The general form of an even number is:

• (a). 2n-1
• (b). 2n
• (c). 2n+1
• (d). 2

To determine the general form of an even number, let's analyze the options provided. An even number is defined as any integer that can be divided by 2 without leaving a remainder. This means that even numbers can be expressed in a specific mathematical form.

Identifying the Correct Option

Among the choices given:

• (a) 2n - 1
• (b) 2n
• (c) 2n + 1
• (d) 2

Let's break down each option:

Option Analysis

• 2n - 1: This expression represents an odd number. For any integer value of n, the result will always be odd. For example, if n = 1, then 2(1) - 1 = 1, which is odd.
• 2n: This is the correct representation of an even number. Here, n can be any integer (positive, negative, or zero). For instance, if n = 1, then 2(1) = 2, and if n = 2, then 2(2) = 4. Both results are even.
• 2n + 1: Similar to the first option, this expression also yields an odd number. For example, if n = 1, then 2(1) + 1 = 3, which is odd.
• 2: While this is indeed an even number, it is not a general form. It is a specific instance of an even number when n = 1.

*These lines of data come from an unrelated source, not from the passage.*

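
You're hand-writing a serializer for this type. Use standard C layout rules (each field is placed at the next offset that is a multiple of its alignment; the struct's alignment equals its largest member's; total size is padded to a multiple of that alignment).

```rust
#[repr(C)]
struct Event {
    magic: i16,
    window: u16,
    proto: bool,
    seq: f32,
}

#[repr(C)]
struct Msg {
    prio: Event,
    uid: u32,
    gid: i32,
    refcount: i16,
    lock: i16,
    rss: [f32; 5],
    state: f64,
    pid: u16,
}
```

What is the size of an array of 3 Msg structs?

192

Event: @0: magic [2B, align 2] → 2; @2: window [2B, align 2] → 4; @4: proto [1B, align 1] → 5; +3 pad (align 4); @8: seq [4B, align 4] → 12; size 12, align 4
@0: prio [12B, align 4] → 12
@12: uid [4B, align 4] → 16
@16: gid [4B, align 4] → 20
@20: refcount [2B, align 2] → 22
@22: lock [2B, align 2] → 24
@24: rss [20B, align 4] → 44
+4 pad (align 8)
@48: state [8B, align 8] → 56
@56: pid [2B, align 2] → 58
+6 tail pad (align 8)
size 64, align 8
array of 3: 3 × 64 = 192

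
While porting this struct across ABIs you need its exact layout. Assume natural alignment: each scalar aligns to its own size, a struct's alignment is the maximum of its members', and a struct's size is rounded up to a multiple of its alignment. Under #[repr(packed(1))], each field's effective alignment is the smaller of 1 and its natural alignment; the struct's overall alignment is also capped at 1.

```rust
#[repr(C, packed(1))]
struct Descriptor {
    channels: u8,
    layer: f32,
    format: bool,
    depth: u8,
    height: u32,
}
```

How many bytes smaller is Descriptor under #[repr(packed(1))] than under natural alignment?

natural layout:
  @0: channels [1B, align 1] → 1
  +3 pad (align 4)
  @4: layer [4B, align 4] → 8
  @8: format [1B, align 1] → 9
  @9: depth [1B, align 1] → 10
  +2 pad (align 4)
  @12: height [4B, align 4] → 16
  size 16, align 4
packed(1) layout:
  @0: channels [1B, align 1] → 1
  @1: layer [4B, align 1] → 5
  @5: format [1B, align 1] → 6
  @6: depth [1B, align 1] → 7
  @7: height [4B, align 1] → 11
  size 11, align 1
16 − 11 = 5

5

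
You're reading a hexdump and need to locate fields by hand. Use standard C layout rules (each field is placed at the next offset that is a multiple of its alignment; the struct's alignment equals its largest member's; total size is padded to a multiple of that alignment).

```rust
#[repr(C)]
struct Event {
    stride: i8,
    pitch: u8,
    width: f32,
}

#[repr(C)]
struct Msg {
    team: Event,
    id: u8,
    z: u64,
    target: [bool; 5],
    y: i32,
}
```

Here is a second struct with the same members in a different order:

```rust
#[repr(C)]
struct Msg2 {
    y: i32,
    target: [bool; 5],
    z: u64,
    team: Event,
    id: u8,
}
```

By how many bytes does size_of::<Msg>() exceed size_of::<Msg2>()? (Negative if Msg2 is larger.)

0

Event: stride at 0 (size 1, align 1) → ends 1; pitch at 1 (size 1, align 1) → ends 2; pad 2 to align 4 for width; width at 4 (size 4, align 4) → ends 8; total 8 bytes, alignment 4
team at 0 (size 8, align 4) → ends 8
id at 8 (size 1, align 1) → ends 9
pad 7 to align 8 for z
z at 16 (size 8, align 8) → ends 24
target at 24 (size 5, align 1) → ends 29
pad 3 to align 4 for y
y at 32 (size 4, align 4) → ends 36
tail pad 4 to reach multiple of 8
total 40 bytes, alignment 8
— Msg2 —
y at 0 (size 4, align 4) → ends 4
target at 4 (size 5, align 1) → ends 9
pad 7 to align 8 for z
z at 16 (size 8, align 8) → ends 24
team at 24 (size 8, align 4) → ends 32
id at 32 (size 1, align 1) → ends 33
tail pad 7 to reach multiple of 8
total 40 bytes, alignment 8
40 − 40 = 0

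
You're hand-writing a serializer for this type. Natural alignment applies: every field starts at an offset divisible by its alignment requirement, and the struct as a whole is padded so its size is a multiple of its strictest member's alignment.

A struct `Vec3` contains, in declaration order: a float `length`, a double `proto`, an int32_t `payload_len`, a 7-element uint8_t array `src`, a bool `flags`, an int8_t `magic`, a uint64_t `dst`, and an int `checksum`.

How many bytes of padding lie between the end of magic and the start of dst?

3

@0: length [4B, align 4] → 4
+4 pad (align 8)
@8: proto [8B, align 8] → 16
@16: payload_len [4B, align 4] → 20
@20: src [7B, align 1] → 27
@27: flags [1B, align 1] → 28
@28: magic [1B, align 1] → 29
+3 pad (align 8)
@32: dst [8B, align 8] → 40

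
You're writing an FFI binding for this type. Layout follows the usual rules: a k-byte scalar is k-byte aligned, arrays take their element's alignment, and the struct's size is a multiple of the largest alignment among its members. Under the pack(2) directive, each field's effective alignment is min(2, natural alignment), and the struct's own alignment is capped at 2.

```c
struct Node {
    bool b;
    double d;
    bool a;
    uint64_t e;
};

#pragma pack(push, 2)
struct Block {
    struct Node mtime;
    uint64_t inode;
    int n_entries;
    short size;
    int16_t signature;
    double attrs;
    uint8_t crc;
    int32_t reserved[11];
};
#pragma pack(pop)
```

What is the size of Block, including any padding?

102

Node: @0: b [1B, align 1] → 1; +7 pad (align 8); @8: d [8B, align 8] → 16; @16: a [1B, align 1] → 17; +7 pad (align 8); @24: e [8B, align 8] → 32; size 32, align 8
@0: mtime [32B, align 2] → 32
@32: inode [8B, align 2] → 40
@40: n_entries [4B, align 2] → 44
@44: size [2B, align 2] → 46
@46: signature [2B, align 2] → 48
@48: attrs [8B, align 2] → 56
@56: crc [1B, align 1] → 57
+1 pad (align 2)
@58: reserved [44B, align 2] → 102
size 102, align 2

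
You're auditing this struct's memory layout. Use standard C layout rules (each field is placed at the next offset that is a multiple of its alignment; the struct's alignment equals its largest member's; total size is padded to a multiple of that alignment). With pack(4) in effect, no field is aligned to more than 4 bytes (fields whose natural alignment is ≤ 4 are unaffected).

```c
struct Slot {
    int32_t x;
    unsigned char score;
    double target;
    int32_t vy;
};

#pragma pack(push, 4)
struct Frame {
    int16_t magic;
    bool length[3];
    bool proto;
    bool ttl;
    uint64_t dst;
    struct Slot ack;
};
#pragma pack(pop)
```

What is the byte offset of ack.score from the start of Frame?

Slot: x at 0 (size 4, align 4) → ends 4; score at 4 (size 1, align 1) → ends 5; pad 3 to align 8 for target; target at 8 (size 8, align 8) → ends 16; vy at 16 (size 4, align 4) → ends 20; tail pad 4 to reach multiple of 8; total 24 bytes, alignment 8
magic at 0 (size 2, align 2) → ends 2
length at 2 (size 3, align 1) → ends 5
proto at 5 (size 1, align 1) → ends 6
ttl at 6 (size 1, align 1) → ends 7
pad 1 to align 4 for dst
dst at 8 (size 8, align 4) → ends 16
ack at 16 (size 24, align 4) → ends 40
within Slot: score at 4
16 + 4 = 20

20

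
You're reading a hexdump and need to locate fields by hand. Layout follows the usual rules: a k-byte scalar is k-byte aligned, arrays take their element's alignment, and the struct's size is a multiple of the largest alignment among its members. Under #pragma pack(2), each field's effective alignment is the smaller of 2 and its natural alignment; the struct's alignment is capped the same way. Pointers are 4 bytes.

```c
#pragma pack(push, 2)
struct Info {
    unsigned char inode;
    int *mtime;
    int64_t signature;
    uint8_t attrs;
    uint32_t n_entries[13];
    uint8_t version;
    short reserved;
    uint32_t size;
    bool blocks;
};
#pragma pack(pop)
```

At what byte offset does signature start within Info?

inode at 0 (size 1, align 1) → ends 1
pad 1 to align 2 for mtime
mtime at 2 (size 4, align 2) → ends 6
signature at 6 (size 8, align 2) → ends 14

6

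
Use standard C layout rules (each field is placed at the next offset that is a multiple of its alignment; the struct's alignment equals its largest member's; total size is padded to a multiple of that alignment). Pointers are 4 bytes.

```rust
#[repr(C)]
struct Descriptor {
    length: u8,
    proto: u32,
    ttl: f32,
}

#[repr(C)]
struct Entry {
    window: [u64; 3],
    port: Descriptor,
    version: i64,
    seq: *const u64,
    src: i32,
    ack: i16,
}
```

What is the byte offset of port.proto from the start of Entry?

Descriptor: length at 0 (size 1, align 1) → ends 1; pad 3 to align 4 for proto; proto at 4 (size 4, align 4) → ends 8; ttl at 8 (size 4, align 4) → ends 12; total 12 bytes, alignment 4
window at 0 (size 24, align 8) → ends 24
port at 24 (size 12, align 4) → ends 36
within Descriptor: proto at 4
24 + 4 = 28

28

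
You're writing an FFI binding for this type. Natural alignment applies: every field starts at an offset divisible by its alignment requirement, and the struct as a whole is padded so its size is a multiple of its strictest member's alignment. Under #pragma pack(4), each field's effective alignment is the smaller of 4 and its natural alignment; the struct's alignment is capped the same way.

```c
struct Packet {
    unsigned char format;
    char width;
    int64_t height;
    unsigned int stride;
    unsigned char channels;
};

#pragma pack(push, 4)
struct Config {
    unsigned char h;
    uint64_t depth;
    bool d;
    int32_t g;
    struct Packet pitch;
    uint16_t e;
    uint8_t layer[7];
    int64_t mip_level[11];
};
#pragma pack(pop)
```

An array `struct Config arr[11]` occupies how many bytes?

Packet: format at 0 (size 1, align 1) → ends 1; width at 1 (size 1, align 1) → ends 2; pad 6 to align 8 for height; height at 8 (size 8, align 8) → ends 16; stride at 16 (size 4, align 4) → ends 20; channels at 20 (size 1, align 1) → ends 21; tail pad 3 to reach multiple of 8; total 24 bytes, alignment 8
h at 0 (size 1, align 1) → ends 1
pad 3 to align 4 for depth
depth at 4 (size 8, align 4) → ends 12
d at 12 (size 1, align 1) → ends 13
pad 3 to align 4 for g
g at 16 (size 4, align 4) → ends 20
pitch at 20 (size 24, align 4) → ends 44
e at 44 (size 2, align 2) → ends 46
layer at 46 (size 7, align 1) → ends 53
pad 3 to align 4 for mip_level
mip_level at 56 (size 88, align 4) → ends 144
total 144 bytes, alignment 4
array of 11: 11 × 144 = 1584

1584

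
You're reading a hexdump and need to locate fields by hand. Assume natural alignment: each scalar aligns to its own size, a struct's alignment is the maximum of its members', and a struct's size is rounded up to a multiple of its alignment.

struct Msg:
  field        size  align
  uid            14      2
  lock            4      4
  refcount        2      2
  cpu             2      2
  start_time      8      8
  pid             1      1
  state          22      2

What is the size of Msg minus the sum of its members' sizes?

@0: uid [14B, align 2] → 14
+2 pad (align 4)
@16: lock [4B, align 4] → 20
@20: refcount [2B, align 2] → 22
@22: cpu [2B, align 2] → 24
@24: start_time [8B, align 8] → 32
@32: pid [1B, align 1] → 33
+1 pad (align 2)
@34: state [22B, align 2] → 56
size 56, align 8
data bytes 53, size 56 → padding 3

3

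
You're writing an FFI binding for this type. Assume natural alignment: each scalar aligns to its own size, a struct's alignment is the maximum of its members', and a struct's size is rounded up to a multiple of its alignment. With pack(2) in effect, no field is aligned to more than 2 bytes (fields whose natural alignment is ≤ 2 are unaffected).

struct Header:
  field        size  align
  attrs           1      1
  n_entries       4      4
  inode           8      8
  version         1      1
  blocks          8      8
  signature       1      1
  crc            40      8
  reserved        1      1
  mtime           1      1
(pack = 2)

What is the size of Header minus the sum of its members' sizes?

@0: attrs [1B, align 1] → 1
+1 pad (align 2)
@2: n_entries [4B, align 2] → 6
@6: inode [8B, align 2] → 14
@14: version [1B, align 1] → 15
+1 pad (align 2)
@16: blocks [8B, align 2] → 24
@24: signature [1B, align 1] → 25
+1 pad (align 2)
@26: crc [40B, align 2] → 66
@66: reserved [1B, align 1] → 67
@67: mtime [1B, align 1] → 68
size 68, align 2
data bytes 65, size 68 → padding 3

3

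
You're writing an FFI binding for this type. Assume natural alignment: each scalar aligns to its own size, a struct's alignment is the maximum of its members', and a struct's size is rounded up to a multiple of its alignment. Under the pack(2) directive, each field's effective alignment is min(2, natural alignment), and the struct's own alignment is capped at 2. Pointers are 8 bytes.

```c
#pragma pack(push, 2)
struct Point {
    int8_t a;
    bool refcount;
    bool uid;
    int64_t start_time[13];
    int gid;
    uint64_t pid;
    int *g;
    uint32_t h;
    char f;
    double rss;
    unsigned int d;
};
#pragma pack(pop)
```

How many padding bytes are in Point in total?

a at 0 (size 1, align 1) → ends 1
refcount at 1 (size 1, align 1) → ends 2
uid at 2 (size 1, align 1) → ends 3
pad 1 to align 2 for start_time
start_time at 4 (size 104, align 2) → ends 108
gid at 108 (size 4, align 2) → ends 112
pid at 112 (size 8, align 2) → ends 120
g at 120 (size 8, align 2) → ends 128
h at 128 (size 4, align 2) → ends 132
f at 132 (size 1, align 1) → ends 133
pad 1 to align 2 for rss
rss at 134 (size 8, align 2) → ends 142
d at 142 (size 4, align 2) → ends 146
total 146 bytes, alignment 2
data bytes 144, size 146 → padding 2

2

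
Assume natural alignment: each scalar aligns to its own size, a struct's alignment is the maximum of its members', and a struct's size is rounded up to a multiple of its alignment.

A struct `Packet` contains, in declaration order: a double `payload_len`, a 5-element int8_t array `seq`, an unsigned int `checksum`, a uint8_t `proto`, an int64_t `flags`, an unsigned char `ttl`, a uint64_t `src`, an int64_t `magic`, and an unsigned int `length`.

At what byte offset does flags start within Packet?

payload_len at 0 (size 8, align 8) → ends 8
seq at 8 (size 5, align 1) → ends 13
pad 3 to align 4 for checksum
checksum at 16 (size 4, align 4) → ends 20
proto at 20 (size 1, align 1) → ends 21
pad 3 to align 8 for flags
flags at 24 (size 8, align 8) → ends 32

24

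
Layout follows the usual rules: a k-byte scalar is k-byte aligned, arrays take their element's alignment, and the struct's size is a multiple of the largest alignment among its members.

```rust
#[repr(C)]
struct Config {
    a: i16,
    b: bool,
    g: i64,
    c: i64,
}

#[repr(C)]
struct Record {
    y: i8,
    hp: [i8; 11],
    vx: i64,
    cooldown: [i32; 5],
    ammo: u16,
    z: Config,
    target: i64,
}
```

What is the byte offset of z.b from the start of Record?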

Conclusion on the General Form

From this analysis, the general form of an even number is represented by option (b) 2n. This formula allows us to generate all even integers by substituting different integer values for n. For example:

• If n = 0, then 2(0) = 0
• If n = 3, then 2(3) = 6
• If n = -1, then 2(-1) = -2

Thus, the expression 2n effectively captures the essence of even numbers across the entire set of integers.